Insects use chemical, visual and tactile cues to identify host plants from non-hosts and to assess their suitability for eating and supporting the development of their offspring. Eucalyptus-feeding psyllids span species that only feed on one host (sometimes only a specific morphological leaf type) to species that use a range of hosts. My PhD focused on how different cues mediate these interactions. I wanted to understand how the composition of eucalypt secondary metabolites influenced the sensory capabilities of psyllids and how their responses enable them to exhibit different preferences for a genus of tree whose members produce many identical compounds.

Supervisor: Assoc. Prof. Martin Steinbauer

Bruce Gill

Bruce is employed as a hydrogeologist with the Victorian Department of Economic Development, Jobs, Transport and Resources.

PhD Project: Application of 3D hydrogeology methods to groundwater resource management.

Bruce studied groundwater resource management. Also a research hydrogeologist with the Victorian Department of Economic Development, Jobs, Transport and Resources, Bruce's study looked into how 3D mapping and visualisation of important groundwater supply systems can help groundwater resource users and managers improve groundwater resource management.

Supervisor: Assoc. Prof. John Webb

Mark Hall

Mark is employed as a Research Fellow at the Hawkesbury Institute for the Environment, University of Western Sydney.

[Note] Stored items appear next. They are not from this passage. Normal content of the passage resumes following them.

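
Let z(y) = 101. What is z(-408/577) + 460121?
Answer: 460222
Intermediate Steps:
z(-408/577) + 460121 = 101 + 460121 = 460222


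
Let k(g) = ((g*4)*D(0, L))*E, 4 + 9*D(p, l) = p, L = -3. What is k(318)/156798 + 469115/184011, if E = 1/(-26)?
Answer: 478141916393/187541619057 ≈ 2.5495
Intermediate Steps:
D(p, l) = -4/9 + p/9
E = -1/26 ≈ -0.038462
k(g) = 8*g/117 (k(g) = ((g*4)*(-4/9 + (⅑)*0))*(-1/26) = ((4*g)*(-4/9 + 0))*(-1/26) = ((4*g)*(-4/9))*(-1/26) = -16*g/9*(-1/26) = 8*g/117)
k(318)/156798 + 469115/184011 = ((8/117)*318)/156798 + 469115/184011 = (848/39)*(1/156798) + 469115*(1/184011) = 424/3057561 + 469115/184011 = 478141916393/187541619057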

PhD Project: The role of vegetated linear networks for fauna conservation within agricultural environments

Mark studied agricultural landscapes and the habitat features that influence the species richness and composition of woodland bird and native bee communities. The focus of his PhD research was on linear strips of vegetation (roadsides and streams) and scattered paddock trees, and tested their importance as habitat and areas for foraging and breeding. The results of this study answer important ecological questions and assist land managers in better targeting management actions to improve site suitability for woodland birds and native bees within heavily modified environments.

Supervisors: Prof Andrew Bennett, Dr Simon Watson, Dr Dale Nimmo (Charles Sturt University)

Umar Lubanga

I am currently employed as a Research Scientist by Agriculture Victoria and work at AgriBio, Centre for AgriBioscience in Melbourne. I am part of a team researching insect biological control of Wandering Trad (Tradescantia fluminensis) which is an environmental weed of national significance.

PhD Project:  Reproductive biology, signalling and sexual selection in the She-oak psyllid Aacanthocnema dobsoni (Froggatt) (Hemiptera: Triozidae)

Mating in insects is preceded by a series of highly synchronised, complex courtship behaviours between males and females. The signals used by different taxa reflect aspects of that insect’s habitat as well as the phylogenetic constraints and adaptive syndromes of the species. Insect sex pheromones (long-range signals), vibrational/acoustic signals (short-range signals) and visual signals may be used either in isolation or in combination to facilitate mating. I studied the vibrational and chemical signals and cues used in courtship and mating of the She-oak psyllid, Aacanthocnema dobsoni.

Supervisor: Assoc. Prof. Martin Steinbauer

Ben Zeeman

Ben has moved to western Victoria and is now working as a Vegetation Management Officer at Glenelg-Hopkins Catchment Management Authority.

PhD Project: Two decades of vegetation change across a critically endangered temperate grassland ecosystem

Ben’s PhD explored how changes to historic disturbance regimes, nitrogen deposition and habitat fragmentation as a consequence of urbanisation can lead to biotic homogenisation among native vegetation communities. This research was conducted in critically endangered native grasslands on the Victorian volcanic plain, an ecosystem that has been extensively cleared since European settlement. Ben examined how long-term differences in the management of urban and rural grasslands affected the patterns of native species extinction and exotic species invasion as well as exploring potential actions to reverse native grassland degradation.